- Court: UK Supreme Court
- Citation: [2022] UKSC 25

Keywords
- Creditor duties

= BTI 2014 LLC v Sequana SA =

2022 UK company law case

BTI 2014 LLC v Sequana SA [2022] UKSC 25 is a UK company law case, concerning the duties of directors towards creditors as a company approaches insolvency.

==Facts==
The assignee of a creditor claim against a company called AWA sued its directors for paying a €135 million dividend, 10 years before the company went insolvent, when they knew there was large potential liability for pollution. The directors of AWA called a dividend of €135 million to be distributed in May 2009 to the sole shareholder, Sequana SA, which paid off the debt that Sequana had owed to AWA. This complied with limits on dividends in the Companies Act 2006 part 23, and common law rules on capital maintenance. AWA had been solvent, but had also potential liability for pollution damages, and an uncertain insurance portfolio. AWA went into insolvency 10 years later in October 2018, and BTI 2014 LLC was assigned AWA's creditor claims. BTI sought to recover the €135 million dividend from the AWA directors, arguing the directors' decision to distribute the dividend was a breach of creditor duties.

The High Court and Court of Appeal rejected that there were further duties to creditors under the standard in West Mercia Safetywear v Dodd, holding it did not arise until the company was insolvent, or at least headed for insolvency. BTI appealed.

==Judgment==
The Supreme Court held the directors were not under a duty to consider creditors when they paid the dividend, or act in their interests at the time.
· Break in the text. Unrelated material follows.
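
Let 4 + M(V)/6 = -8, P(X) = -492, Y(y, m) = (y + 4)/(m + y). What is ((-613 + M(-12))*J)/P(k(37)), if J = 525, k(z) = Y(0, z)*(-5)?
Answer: 119875/164 ≈ 730.95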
Lord Briggs (Lord Kitchin and Lord Hodge agreeing) gave the leading judgment. There was both a statutory and common law duty to act in the interests of creditors, as is recognised across the common law world. In principle, the duty could apply to the decision to pay an otherwise lawful dividend payment. The greater the company's financial difficulties, the more they must consider creditors, and whenever a company is insolvent (but not facing inevitable administration or liquidation) it must balance creditor and shareholder interests if they conflict. There is no duty to consider particular creditors, rather than the whole body. When administration or liquidation is inevitable, or the wrongful trading duties in the Insolvency Act 1986 section 214 become engaged, creditors' interests become paramount, as shareholders cease to retain any valuable interest in the company. However, the duty was not engaged on the facts because AWA's insolvency was not even probable at the time of the dividend payment. The duty arises when the directors know or ought to know the company is insolvent or bordering on insolvency, or that insolvency is probable.

Lord Reed and Lady Arden gave concurring judgments with different reasoning. Lady Arden held that the content of the rule in West Mercia is not limited to consideration of creditors’ interests; the directors are also required not to harm those interests [288].